One of the guiding principles of the ‘new legislative framework’, to which the new MDR forms part, is the presumption of conformity afforded by the application of mandated standards – those standards harmonized through a European procedure. One such standard is EN ISO 13485, which controls the quality management system of a manufacturer. Quality management considers all aspects of the manufacturer’s activities, from product conformity to management responsibilities and actions.
Application of standards however, should always be considered as voluntary, rather than a legal necessity. For aspects of manufacturing control therefore, a manufacturer can cite EN ISO 13485 or not, depending on circumstance. If the standard has not been followed however, a satisfactory reason for this deviation must be provided. In all cases, application of a mandated standard is considered a route to compliance.
Unlike the MDD, the new regulation includes aspects of quality management within its legal text. As a result, although application of the EN ISO 13485 standard is recommended, there is a certain degree of legal requirement. For instance, the regulation demands details of quality objectives, organization of the business, design and development, as well as details on post-marketing plans and actions.
The ‘declaration of conformity’ therefore, which is the legal document stating that a given product is compliant with the regulation, demands that aspects of management review and business exercise are carried out, and that these aspects are audited by the informed body. The signatory to the ‘declaration’ must be cogniscent of such procedures to be assured that compliance necessities are met.
The MDR now needs that a manufacturer has greater control over the distribution of their products. All ‘economic operators’, which includes the manufacturer, authorized representative, warehouses, importers and distributors, have defined roles and responsibilities. Indeed, all have a responsibility for confirming that only products that are MDR compliant are placed on the EU market.
The underlying reason behind such tight distribution control is twofold:
Manufacturers must have complete transparency of their distribution network, including sub-distributors. In addition, the authorized representatives must have a ‘person responsible for regulatory compliance’, who efficiently releases only conforming products onto the EU market.
Therefore, manufacturers need suitable contracts in place with their distribution chain, to confirm that responsibilities are understood and carried out. This may also requirement an auditing procedure to confirm compliance is maintained.
Post marketing surveillance is considered as both reactive and pro-active, in that it covers vigilance and adverse special effects, as well as constant monitoring of products in use. Both are critical to understanding how a product performs and how product ‘risk’ changes.
The MDR needs that these procedures are audited by the notified body, as they form part of the legal text rather than part of European guidelines. A company must also have plans for conducting post-marketing clinical follow-ups either to verify or improve product performance.

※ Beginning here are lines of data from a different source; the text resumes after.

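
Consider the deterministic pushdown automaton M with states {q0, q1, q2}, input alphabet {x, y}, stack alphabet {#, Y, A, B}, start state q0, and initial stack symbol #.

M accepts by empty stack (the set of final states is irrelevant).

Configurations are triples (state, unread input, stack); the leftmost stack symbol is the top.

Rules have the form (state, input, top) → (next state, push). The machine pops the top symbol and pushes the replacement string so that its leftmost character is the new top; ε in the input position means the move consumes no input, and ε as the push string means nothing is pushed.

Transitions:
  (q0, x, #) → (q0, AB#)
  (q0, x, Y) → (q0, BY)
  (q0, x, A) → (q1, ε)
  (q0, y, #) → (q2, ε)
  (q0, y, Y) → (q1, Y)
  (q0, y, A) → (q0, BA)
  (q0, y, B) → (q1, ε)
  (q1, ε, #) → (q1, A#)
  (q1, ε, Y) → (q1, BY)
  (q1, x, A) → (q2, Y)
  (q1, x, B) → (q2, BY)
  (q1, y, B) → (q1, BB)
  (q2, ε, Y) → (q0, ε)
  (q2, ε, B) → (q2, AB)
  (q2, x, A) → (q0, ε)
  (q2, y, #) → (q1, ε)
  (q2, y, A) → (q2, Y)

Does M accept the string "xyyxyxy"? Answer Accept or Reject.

(q0, xyyxyxy, #) ⊢ (q0, yyxyxy, AB#) ⊢ (q0, yxyxy, BAB#) ⊢ (q1, xyxy, AB#) ⊢ (q2, yxy, YB#) ⊢ (q0, yxy, B#) ⊢ (q1, xy, #) ⊢ (q1, xy, A#) ⊢ (q2, y, Y#) ⊢ (q0, y, #) ⊢ (q2, ε, ε)
All input consumed and the stack is empty.

Accept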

Although these procedures are also part of the MDD, they are considerably improved within the new regulation. Combined with the additional needs for the initial establishment of clinical performance, they represent a broader and more systematic challenge to companies in monitoring use of the product once made available to the patient.
A company can organize these post-marketing surveillance programmes depending on the risk of the product and maybe the amount of time that the product has already been made available. For instance, a wound dressing that has been available and used safely for the last twenty years, would essential less post marketing data than a newly developed hip stem.
The mechanisms for obtaining data may also vary from one product to the next and may include interactions from many stakeholders like marketers, sales teams, end-users, surgeons, nurses, quality representatives and so on.